Marek Pasiniewicz całe swoje zawodowe życie poświęcił lasom i przyrodzie. Ukończył Technikum Leśne w Lesku, a następnie kontynuował naukę na kierunku leśnictwo w Szkole Głównej Gospodarstwa Wiejskiego w Warszawie. Pracował na wielu stanowiskach, które pokazywały jego wszechstronność i znajomość praktycznych aspektów gospodarki leśnej. Był między innymi stażystą, robotnikiem leśnym, właścicielem Zakładu Usług Leśnych, a także asystentem taksatora w Biurze Urządzania Lasu w Przemyślu. Z czasem objął stanowisko podleśniczego, a następnie został specjalistą ds. żubrów i zwierząt chronionych w Nadleśnictwie Komańcza. Tam właśnie realizował swoje najważniejsze projekty i idee – związane z ochroną przyrody, szczególnie dużych ssaków.
Specjalista od żubrów, niedźwiedzi i wilków
W strukturach Lasów Państwowych Marek Pasiniewicz był uznanym specjalistą w zakresie ochrony gatunków chronionych. W Nadleśnictwie Komańcza odpowiadał między innymi za populację żubra – gatunku-symbolu, który od lat jest sztandarowym przykładem skutecznej ochrony przyrody w Polsce. Jego wiedza z zakresu biologii i zachowania dużych ssaków była wykorzystywana nie tylko lokalnie, ale także w innych nadleśnictwach regionu. Działał również na rzecz ochrony niedźwiedzi i wilków – zwierząt, które coraz częściej pojawiają się w pobliżu ludzkich siedlisk, co niekiedy prowadzi do napięć i nieporozumień. Marek Pasiniewicz odgrywał tu istotną rolę jako mediator i edukator. Potrafił tłumaczyć, uspokajać, wyjaśniać mechanizmy zachowań zwierząt i pomagać w rozwiązywaniu konfliktów między ludźmi a dziką przyrodą.

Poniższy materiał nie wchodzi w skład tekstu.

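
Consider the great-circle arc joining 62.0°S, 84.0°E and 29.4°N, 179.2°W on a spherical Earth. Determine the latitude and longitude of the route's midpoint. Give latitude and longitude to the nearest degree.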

Działanie zamiast rozgłosu
Choć miał rozległą wiedzę, unikał wystąpień medialnych. Zamiast tego wolał działać w ciszy, z pełnym zaangażowaniem i pokorą.
Swoją wiedzą mógłby imponować, ale nigdy tego nie robił. Wybierał pokorę, milczenie i działanie. Pomagał, nie oczekując podziękowań, najczęściej w cieniu, tak by nikt nie zauważył. Tak wspierał zarówno ludzi, jak i zwierzęta
– podkreślają jego koledzy z Regionalnej Dyrekcji Lasów Państwowych w Krośnie.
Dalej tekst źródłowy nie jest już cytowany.